Great Expectations 150th anniversary: happily-wedded Miss Havisham sought
03 May 2011
To mark the 150th anniversary, in July, of the publication of Great Expectations, the Royal Society of Chemistry is searching for a happily-wedded modern Miss Havisham.
The RSC will present a specially-recreated Victorian cake to the first woman with the maiden name Havisham coming forward to recount her successful wedding day.
In the 1861 book Miss Havisham famously lives and dies amid the decaying reminders of her cancelled wedding day, her mansion dominated by a disintegrating cake colonised by spiders.
The gothic character of the jilted bride still in her ragged wedding gown has gripped readers and cinema-goers in the a century-and-a-half since the book appeared, to the fascination of the Victorian public who bought it in record numbers.
The RSC has researched the recipe for her wedding cake, the ingredients of which ensured that it lasted a long time although it eventually ended mouldering atop a dining table surrounded by other reminders of an abandoned wedding day.
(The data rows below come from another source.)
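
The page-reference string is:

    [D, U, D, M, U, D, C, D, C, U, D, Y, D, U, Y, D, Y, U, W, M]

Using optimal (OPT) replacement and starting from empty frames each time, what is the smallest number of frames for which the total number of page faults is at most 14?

f=1: 20 faults
f=2: 12 faults
f=3: 7 faults
f=4: 6 faults
f=5: 6 faults
f=6: 6 faults
Smallest f with faults ≤ 14 is 2.

2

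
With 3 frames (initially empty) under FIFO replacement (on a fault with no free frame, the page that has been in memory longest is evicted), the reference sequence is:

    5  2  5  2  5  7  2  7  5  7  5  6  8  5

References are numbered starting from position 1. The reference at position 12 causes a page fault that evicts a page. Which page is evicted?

pos 1: 5: miss, frames [5]
pos 2: 2: miss, frames [5, 2]
pos 3: 5: hit
pos 4: 2: hit
pos 5: 5: hit
pos 6: 7: miss, frames [5, 2, 7]
pos 7: 2: hit
pos 8: 7: hit
pos 9: 5: hit
pos 10: 7: hit
pos 11: 5: hit
pos 12: 6: miss, evict 5, frames [2, 7, 6]
At position 12, page 5 is evicted.

5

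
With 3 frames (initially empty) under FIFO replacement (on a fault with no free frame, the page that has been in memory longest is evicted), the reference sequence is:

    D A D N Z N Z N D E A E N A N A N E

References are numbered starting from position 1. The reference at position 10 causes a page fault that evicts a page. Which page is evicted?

N

pos 1: D: miss, frames {D}
pos 2: A: miss, frames {D,A}
pos 3: D: hit
pos 4: N: miss, frames {D,A,N}
pos 5: Z: miss, evict D, frames {A,N,Z}
pos 6: N: hit
pos 7: Z: hit
pos 8: N: hit
pos 9: D: miss, evict A, frames {N,Z,D}
pos 10: E: miss, evict N, frames {Z,D,E}
At position 10, page N is evicted.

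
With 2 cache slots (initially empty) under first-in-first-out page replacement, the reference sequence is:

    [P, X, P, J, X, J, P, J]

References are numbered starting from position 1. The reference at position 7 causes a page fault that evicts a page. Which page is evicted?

X

pos 1: P -> miss, frames (P)
pos 2: X -> miss, frames (P X)
pos 3: P -> hit
pos 4: J -> miss, evict P, frames (X J)
pos 5: X -> hit
pos 6: J -> hit
pos 7: P -> miss, evict X, frames (J P)
At position 7, page X is evicted.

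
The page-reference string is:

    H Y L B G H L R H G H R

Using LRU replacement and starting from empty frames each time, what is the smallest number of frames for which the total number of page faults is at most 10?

3

f=1: 12 faults
f=2: 11 faults
f=3: 9 faults
f=4: 7 faults
f=5: 6 faults
f=6: 6 faults
Smallest f with faults ≤ 10 is 3.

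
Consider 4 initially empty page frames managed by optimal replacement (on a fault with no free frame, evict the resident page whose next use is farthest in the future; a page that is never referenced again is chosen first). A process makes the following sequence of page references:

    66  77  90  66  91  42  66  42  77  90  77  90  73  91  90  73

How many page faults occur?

66 → miss, frames (66)
77 → miss, frames (66 77)
90 → miss, frames (66 77 90)
66 → hit
91 → miss, frames (66 77 90 91)
42 → miss, evict 91, frames (66 77 90 42)
66 → hit
42 → hit
77 → hit
90 → hit
77 → hit
90 → hit
73 → miss, evict 42, frames (66 77 90 73)
91 → miss, evict 77, frames (66 90 73 91)
90 → hit
73 → hit
Page faults: 7.

7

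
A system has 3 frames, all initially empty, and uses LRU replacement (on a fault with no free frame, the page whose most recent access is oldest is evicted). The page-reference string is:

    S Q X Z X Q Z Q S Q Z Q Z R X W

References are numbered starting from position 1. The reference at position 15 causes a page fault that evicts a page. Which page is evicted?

Q

pos 1: S -> fault, frames [S]
pos 2: Q -> fault, frames [S, Q]
pos 3: X -> fault, frames [S, Q, X]
pos 4: Z -> fault, evict S, frames [Q, X, Z]
pos 5: X -> hit
pos 6: Q -> hit
pos 7: Z -> hit
pos 8: Q -> hit
pos 9: S -> fault, evict X, frames [Z, Q, S]
pos 10: Q -> hit
pos 11: Z -> hit
pos 12: Q -> hit
pos 13: Z -> hit
pos 14: R -> fault, evict S, frames [Q, Z, R]
pos 15: X -> fault, evict Q, frames [Z, R, X]
At position 15, page Q is evicted.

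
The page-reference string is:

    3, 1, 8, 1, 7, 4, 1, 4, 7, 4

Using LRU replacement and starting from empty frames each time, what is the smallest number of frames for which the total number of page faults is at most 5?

f=1: 10 faults
f=2: 7 faults
f=3: 5 faults
f=4: 5 faults
f=5: 5 faults
Smallest f with faults ≤ 5 is 3.

3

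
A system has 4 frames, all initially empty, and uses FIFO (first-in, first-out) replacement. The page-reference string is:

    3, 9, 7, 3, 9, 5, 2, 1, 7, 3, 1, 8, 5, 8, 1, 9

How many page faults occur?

10

3 -> miss, frames (3)
9 -> miss, frames (3 9)
7 -> miss, frames (3 9 7)
3 -> hit
9 -> hit
5 -> miss, frames (3 9 7 5)
2 -> miss, evict 3, frames (9 7 5 2)
1 -> miss, evict 9, frames (7 5 2 1)
7 -> hit
3 -> miss, evict 7, frames (5 2 1 3)
1 -> hit
8 -> miss, evict 5, frames (2 1 3 8)
5 -> miss, evict 2, frames (1 3 8 5)
8 -> hit
1 -> hit
9 -> miss, evict 1, frames (3 8 5 9)
Page faults: 10.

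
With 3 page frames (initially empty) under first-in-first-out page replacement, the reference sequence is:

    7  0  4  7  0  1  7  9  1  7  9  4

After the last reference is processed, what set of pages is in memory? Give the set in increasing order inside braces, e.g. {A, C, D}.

7 -> miss, frames (7)
0 -> miss, frames (7 0)
4 -> miss, frames (7 0 4)
7 -> hit
0 -> hit
1 -> miss, evict 7, frames (0 4 1)
7 -> miss, evict 0, frames (4 1 7)
9 -> miss, evict 4, frames (1 7 9)
1 -> hit
7 -> hit
9 -> hit
4 -> miss, evict 1, frames (7 9 4)

{4, 7, 9}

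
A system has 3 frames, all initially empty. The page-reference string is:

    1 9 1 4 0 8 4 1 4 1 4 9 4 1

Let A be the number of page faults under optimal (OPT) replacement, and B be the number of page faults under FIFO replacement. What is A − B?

-2

Under OPT: F F . F F F . . . . . F . . → 6 faults.
Under FIFO: F F . F F F . F F . . F . . → 8 faults.
A − B = 6 − 8 = -2.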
Chemist and former Cambridge academic Dr John Emsley said the original Havisham wedding cake would "have lasted many months if it had the characteristics we associate with the wealthy in Dickens' novels. Today we are much more health-minded, therefore we tend not to lavish on the cakes some of the ingredients we regard as unhealthy, like sugar and the saturated animal fats that are in butter.
"But in Dickens' day they would have given a wedding cake the really big treatment that would have had the effect of defending the cake against attack. For instance, the sugar content would probably have been very high. The cake would also have contained brandy which would have helped preserve it. Even today's rich fruit cakes, although no longer popular, are very similar and, like wedding cakes, are often baked weeks in advance of the occasion.
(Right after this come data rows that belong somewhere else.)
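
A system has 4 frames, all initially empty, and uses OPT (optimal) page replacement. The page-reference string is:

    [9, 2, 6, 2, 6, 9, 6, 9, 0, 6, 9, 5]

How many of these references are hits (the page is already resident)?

7

9: fault, frames [9]
2: fault, frames [9, 2]
6: fault, frames [9, 2, 6]
2: hit
6: hit
9: hit
6: hit
9: hit
0: fault, frames [9, 2, 6, 0]
6: hit
9: hit
5: fault, evict 0, frames [9, 2, 6, 5]
Hits: 7.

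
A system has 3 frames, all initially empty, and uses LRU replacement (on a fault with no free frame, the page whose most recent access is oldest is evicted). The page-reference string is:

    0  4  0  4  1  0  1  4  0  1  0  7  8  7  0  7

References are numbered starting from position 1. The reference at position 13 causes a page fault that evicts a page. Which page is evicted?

pos 1: 0 → miss, frames [0]
pos 2: 4 → miss, frames [0, 4]
pos 3: 0 → hit
pos 4: 4 → hit
pos 5: 1 → miss, frames [0, 4, 1]
pos 6: 0 → hit
pos 7: 1 → hit
pos 8: 4 → hit
pos 9: 0 → hit
pos 10: 1 → hit
pos 11: 0 → hit
pos 12: 7 → miss, evict 4, frames [1, 0, 7]
pos 13: 8 → miss, evict 1, frames [0, 7, 8]
At position 13, page 1 is evicted.

1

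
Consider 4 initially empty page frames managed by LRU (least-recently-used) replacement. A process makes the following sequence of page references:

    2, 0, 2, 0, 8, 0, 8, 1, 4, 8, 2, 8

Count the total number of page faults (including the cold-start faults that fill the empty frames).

2 -> fault, frames {2}
0 -> fault, frames {2,0}
2 -> hit
0 -> hit
8 -> fault, frames {2,0,8}
0 -> hit
8 -> hit
1 -> fault, frames {2,0,8,1}
4 -> fault, evict 2, frames {0,8,1,4}
8 -> hit
2 -> fault, evict 0, frames {1,4,8,2}
8 -> hit
Page faults: 6.

6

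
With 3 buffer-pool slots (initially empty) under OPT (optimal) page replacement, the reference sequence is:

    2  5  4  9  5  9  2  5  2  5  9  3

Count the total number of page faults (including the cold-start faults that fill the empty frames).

5

2: fault, frames (2)
5: fault, frames (2 5)
4: fault, frames (2 5 4)
9: fault, evict 4, frames (2 5 9)
5: hit
9: hit
2: hit
5: hit
2: hit
5: hit
9: hit
3: fault, evict 9, frames (2 5 3)
Page faults: 5.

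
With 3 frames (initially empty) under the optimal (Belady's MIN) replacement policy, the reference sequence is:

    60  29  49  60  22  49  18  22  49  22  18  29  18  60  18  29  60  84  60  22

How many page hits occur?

60 -> miss, frames (60)
29 -> miss, frames (60 29)
49 -> miss, frames (60 29 49)
60 -> hit
22 -> miss, evict 60, frames (29 49 22)
49 -> hit
18 -> miss, evict 29, frames (49 22 18)
22 -> hit
49 -> hit
22 -> hit
18 -> hit
29 -> miss, evict 49, frames (22 18 29)
18 -> hit
60 -> miss, evict 22, frames (18 29 60)
18 -> hit
29 -> hit
60 -> hit
84 -> miss, evict 29, frames (18 60 84)
60 -> hit
22 -> miss, evict 84, frames (18 60 22)
Hits: 11.

11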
"Miss Havisham's cake, exposed as it was on the table, would have remained in an edible state for many months. But eventually it would start to be assaulted and would crumble. And if the house had rodents, like the mice in the book, then it would be subjected to their invasion. Once it crumbled then the spiders, as Dickens says, would probably set up home."
The white iced wedding cake as we know it today first became popular in Victorian England, although cakes were associated with weddings as far back as Roman times. Miss Havisham's wedding cake would most likely have been the same as the recipe given in Mrs Beeton's book of Household Management published in 1859.
The Miss Havisham Wedding Cake recipe
The Havisham Cake's ingredients would have been: flour (5 lbs, 2.28 kg), butter (3 lbs, 1.36 kg), sugar (2 lbs, 900 g), currants (5 lbs, 2.28 kg), ground almonds (1 lb, 450 grams), candid peel (1lb, 450 g) consisting of strips of lemon and orange peel, 16 eggs, grated nutmegs (2), mace (½ oz, 14 g), cloves (½ oz, 14 g), wine (1 gill, 140 mls), and brandy (1 gill, 140 mls).
When baked, the cake would then be covered with a layer of almond icing and then covered with a layer of sugar icing, both of which were made with egg whites, with starch also being added to the sugar icing. (Titanium dioxide, aka E171, is sometimes used to produce the brilliant whiteness of today's commercial wedding cakes.) Finally the decoration would be applied.
Mrs Beeton calculated that such a cake would cost around 2 shillings per pound weight, which would work out at about £2 altogether, and equivalent to two weeks wages for a married man. The energy content of such a cake would be around 30,000 Calories (kcals). It could provide enough food to feed one person for around two weeks, or a family of mice for several months.